Avec ce retour en arrière, le premier .* correspond toujours à x= mais le deuxième .* ne correspond plus à x ; il correspond à zéro caractère. Le moteur avance ensuite pour essayer de trouver le signe littéral = dans le modèle .*.*=.* mais échoue (car il correspond déjà au premier .*). Le moteur retourne de nouveau en arrière.

Cette fois-ci, le premier .* correspond seulement au premier x. Mais le deuxième .* agit abondamment et correspond à =x. Vous imaginez la suite. Lorsqu’il essaie d’associer le signe littéral =, il échoue et retourne de nouveau en arrière.

Le premier .* correspond toujours seulement au premier x. Désormais, le deuxième .* correspond seulement à =. Comme vous l’avez deviné, le moteur ne peut pas associer le signe littéral = car il correspond déjà au deuxième .*. Le moteur retourne donc de nouveau en arrière. Tout cela pour associer une chaîne de trois caractères.

Enfin, avec le premier .* correspondant uniquement au premier x et le deuxième .* correspondant à zéro caractère, le moteur est capable d’associer le signe littéral = dans l’expression avec le = contenu dans la chaîne. Il avance et le dernier .* correspond au dernier x.

23 étapes pour faire correspondre x=x. Voici une courte vidéo de l’utilisation de Perl Regexp::Debugger présentant les étapes et le retour en arrière.
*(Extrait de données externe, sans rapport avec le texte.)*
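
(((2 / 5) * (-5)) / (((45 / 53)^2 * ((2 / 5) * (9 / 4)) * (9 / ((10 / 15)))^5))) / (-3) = 359552 / 156905298045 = 0.00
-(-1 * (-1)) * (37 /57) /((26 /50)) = -925 /741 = -1.25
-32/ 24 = -4/ 3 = -1.33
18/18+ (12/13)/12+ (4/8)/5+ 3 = 543/130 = 4.18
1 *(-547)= -547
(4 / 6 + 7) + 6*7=149 / 3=49.67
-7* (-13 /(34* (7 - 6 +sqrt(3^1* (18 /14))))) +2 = 723 /680 +273* sqrt(21) /680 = 2.90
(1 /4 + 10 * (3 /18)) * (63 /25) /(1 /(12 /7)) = 207 /25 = 8.28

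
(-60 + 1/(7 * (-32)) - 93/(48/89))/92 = -2.53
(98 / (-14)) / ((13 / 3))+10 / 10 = -8 / 13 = -0.62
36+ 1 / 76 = 2737 / 76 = 36.01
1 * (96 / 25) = 96 / 25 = 3.84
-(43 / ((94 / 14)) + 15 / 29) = -9434 / 1363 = -6.92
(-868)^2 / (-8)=-94178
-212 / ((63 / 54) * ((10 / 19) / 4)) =-48336 / 35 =-1381.03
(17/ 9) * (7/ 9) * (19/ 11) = 2261/ 891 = 2.54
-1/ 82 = -0.01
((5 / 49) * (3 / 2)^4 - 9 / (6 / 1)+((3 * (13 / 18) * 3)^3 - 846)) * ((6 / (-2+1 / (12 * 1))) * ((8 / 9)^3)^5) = 7894124051524747264 / 25782145096741047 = 306.19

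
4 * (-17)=-68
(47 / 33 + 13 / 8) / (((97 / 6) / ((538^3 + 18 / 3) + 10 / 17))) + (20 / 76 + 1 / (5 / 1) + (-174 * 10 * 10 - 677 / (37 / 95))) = 19293107202111 / 657305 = 29351833.93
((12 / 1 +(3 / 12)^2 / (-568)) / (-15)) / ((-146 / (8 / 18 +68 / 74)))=4951097 / 662760576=0.01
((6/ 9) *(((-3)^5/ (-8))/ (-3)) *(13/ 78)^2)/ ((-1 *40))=3/ 640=0.00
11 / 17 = 0.65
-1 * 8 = -8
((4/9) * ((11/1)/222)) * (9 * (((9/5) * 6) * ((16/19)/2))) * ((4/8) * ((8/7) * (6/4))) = 0.77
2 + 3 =5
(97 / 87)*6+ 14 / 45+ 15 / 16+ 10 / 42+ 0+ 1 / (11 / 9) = 8.99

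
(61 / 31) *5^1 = 9.84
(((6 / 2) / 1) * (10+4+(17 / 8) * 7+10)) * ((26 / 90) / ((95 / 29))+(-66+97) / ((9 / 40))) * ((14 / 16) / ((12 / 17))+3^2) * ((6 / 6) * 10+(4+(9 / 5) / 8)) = 34174179981923 / 14592000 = 2341980.54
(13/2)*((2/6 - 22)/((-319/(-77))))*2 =-5915/87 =-67.99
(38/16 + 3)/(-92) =-43/736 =-0.06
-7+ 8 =1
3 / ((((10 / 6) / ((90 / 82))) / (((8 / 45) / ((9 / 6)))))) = 48 / 205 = 0.23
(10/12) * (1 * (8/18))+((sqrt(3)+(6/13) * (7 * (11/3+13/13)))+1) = sqrt(3)+5773/351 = 18.18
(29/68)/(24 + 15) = 29/2652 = 0.01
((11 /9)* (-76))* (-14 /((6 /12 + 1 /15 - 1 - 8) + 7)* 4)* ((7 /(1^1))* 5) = -127020.16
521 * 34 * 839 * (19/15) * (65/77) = 3670925362/231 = 15891451.78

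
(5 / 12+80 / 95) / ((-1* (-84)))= 41 / 2736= 0.01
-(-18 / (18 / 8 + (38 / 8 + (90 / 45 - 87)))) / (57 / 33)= -33 / 247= -0.13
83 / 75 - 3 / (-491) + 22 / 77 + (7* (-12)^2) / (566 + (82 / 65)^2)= 46721625112 / 14718179175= 3.17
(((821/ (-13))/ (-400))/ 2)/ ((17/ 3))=2463/ 176800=0.01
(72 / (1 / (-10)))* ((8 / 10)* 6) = -3456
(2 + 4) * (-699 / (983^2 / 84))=-352296 / 966289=-0.36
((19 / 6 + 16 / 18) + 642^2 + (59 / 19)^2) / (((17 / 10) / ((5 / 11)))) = 66958267075 / 607563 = 110207.94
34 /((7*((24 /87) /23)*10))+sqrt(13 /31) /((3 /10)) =10*sqrt(403) /93+11339 /280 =42.66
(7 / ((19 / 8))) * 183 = 10248 / 19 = 539.37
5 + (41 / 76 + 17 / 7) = 4239 / 532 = 7.97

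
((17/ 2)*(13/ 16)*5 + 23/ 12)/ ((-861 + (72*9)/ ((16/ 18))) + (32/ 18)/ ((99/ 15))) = -346401/ 1251968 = -0.28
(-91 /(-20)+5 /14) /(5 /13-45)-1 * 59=-4799731 /81200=-59.11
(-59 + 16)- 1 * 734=-777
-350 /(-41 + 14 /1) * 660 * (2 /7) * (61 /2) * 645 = 144265000 /3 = 48088333.33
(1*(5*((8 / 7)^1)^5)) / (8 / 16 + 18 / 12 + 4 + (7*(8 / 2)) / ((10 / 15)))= 10240 / 50421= 0.20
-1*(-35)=35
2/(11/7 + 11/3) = 21/55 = 0.38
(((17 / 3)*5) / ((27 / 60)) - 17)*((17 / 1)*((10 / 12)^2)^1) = 527425 / 972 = 542.62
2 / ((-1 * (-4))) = 1 / 2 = 0.50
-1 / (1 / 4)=-4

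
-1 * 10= -10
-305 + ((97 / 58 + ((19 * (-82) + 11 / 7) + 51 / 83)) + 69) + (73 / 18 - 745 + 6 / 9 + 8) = -382502212 / 151641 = -2522.42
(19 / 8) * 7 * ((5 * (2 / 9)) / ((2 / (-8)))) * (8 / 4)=-147.78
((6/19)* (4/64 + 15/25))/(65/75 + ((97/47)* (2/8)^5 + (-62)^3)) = -2869632/3269009330179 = -0.00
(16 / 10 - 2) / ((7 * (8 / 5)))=-1 / 28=-0.04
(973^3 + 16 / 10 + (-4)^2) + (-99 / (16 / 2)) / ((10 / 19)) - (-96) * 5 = 73693423287 / 80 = 921167791.09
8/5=1.60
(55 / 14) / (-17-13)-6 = -515 / 84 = -6.13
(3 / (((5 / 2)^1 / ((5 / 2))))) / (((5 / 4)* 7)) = 12 / 35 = 0.34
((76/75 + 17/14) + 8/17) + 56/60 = 64823/17850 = 3.63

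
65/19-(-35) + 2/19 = 732/19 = 38.53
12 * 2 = 24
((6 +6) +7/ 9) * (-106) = -12190/ 9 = -1354.44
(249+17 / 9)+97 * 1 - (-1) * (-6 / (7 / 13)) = 21215 / 63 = 336.75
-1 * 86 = -86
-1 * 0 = 0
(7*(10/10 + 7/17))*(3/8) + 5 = 148/17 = 8.71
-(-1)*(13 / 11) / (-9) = -0.13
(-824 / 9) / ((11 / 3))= -824 / 33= -24.97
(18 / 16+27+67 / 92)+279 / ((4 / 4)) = 56645 / 184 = 307.85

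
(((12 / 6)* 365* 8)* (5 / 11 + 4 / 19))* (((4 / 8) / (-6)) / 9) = -202940 / 5643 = -35.96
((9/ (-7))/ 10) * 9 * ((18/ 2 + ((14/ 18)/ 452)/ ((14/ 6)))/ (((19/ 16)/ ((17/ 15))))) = -746946/ 75145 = -9.94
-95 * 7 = -665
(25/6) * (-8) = -100/3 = -33.33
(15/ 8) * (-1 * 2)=-15/ 4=-3.75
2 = 2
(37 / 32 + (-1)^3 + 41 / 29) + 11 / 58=1633 / 928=1.76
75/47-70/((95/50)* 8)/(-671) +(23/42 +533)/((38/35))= 3545086615/7190436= 493.03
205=205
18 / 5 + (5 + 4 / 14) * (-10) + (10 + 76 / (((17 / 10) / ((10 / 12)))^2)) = -1911274 / 91035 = -20.99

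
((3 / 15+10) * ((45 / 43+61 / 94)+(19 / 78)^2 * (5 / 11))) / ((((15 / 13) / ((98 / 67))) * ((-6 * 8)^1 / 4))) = -194058171503 / 104561285400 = -1.86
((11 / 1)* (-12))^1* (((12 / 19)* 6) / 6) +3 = -80.37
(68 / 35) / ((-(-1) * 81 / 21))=68 / 135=0.50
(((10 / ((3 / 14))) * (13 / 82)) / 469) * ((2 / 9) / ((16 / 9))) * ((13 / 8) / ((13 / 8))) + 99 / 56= 816769 / 461496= 1.77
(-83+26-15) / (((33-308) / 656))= 47232 / 275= 171.75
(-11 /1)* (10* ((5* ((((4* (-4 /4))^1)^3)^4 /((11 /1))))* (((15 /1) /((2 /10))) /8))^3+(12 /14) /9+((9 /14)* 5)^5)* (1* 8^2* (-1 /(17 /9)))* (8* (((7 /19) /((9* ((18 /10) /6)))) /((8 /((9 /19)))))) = 88032149273689090207757770.00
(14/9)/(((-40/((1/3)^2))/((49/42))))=-49/9720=-0.01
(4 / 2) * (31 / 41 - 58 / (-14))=2812 / 287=9.80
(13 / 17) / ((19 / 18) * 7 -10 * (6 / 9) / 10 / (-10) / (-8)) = 4680 / 45169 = 0.10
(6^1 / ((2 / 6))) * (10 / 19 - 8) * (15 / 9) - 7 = -4393 / 19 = -231.21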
Cela représente beaucoup de travail, mais que se passe-t-il si la chaîne passe de x=x à x=xx ? La correspondance prend cette fois 33 étapes. Et si l’entrée est x=xxx, 45 étapes. Ce n’est pas linéaire. Voici un graphique présentant la correspondance de x=x à x=xxxxxxxxxxxxxxxxxxxx (20 x après le =). Avec 20 x après le =, le moteur requiert 555 étapes pour associer ! (Pire encore, si le x= était manquant et que la chaîne ne contenait que 20 x, le moteur nécessiterait 4 067 étapes pour réaliser que le modèle ne correspond pas).

Cette vidéo montre tout le retour en arrière nécessaire pour correspondre à  x=xxxxxxxxxxxxxxxxxxxx:

Ce n’est pas bon signe car à mesure que la taille de l’entrée augmente, le temps de correspondance augmente de manière ultra linéaire. Mais cela aurait pu être encore pire avec une expression régulière légèrement différente. Prenons l’exemple .*.*=.*; (avec un point-virgule littéral à la fin du modèle). Nous aurions facilement pu rédiger cela pour tenter d’associer une expression comme foo=bar;.

Le retour en arrière aurait été catastrophique. Associer x=x prend 90 étapes au lieu de 23. Et le nombre d’étapes augmente très rapidement. Associer x= suivi de 20 x prend 5 353 étapes. Voici le graphique correspondant : Observez attentivement les valeurs de l’axe Y par rapport au graphique précédent.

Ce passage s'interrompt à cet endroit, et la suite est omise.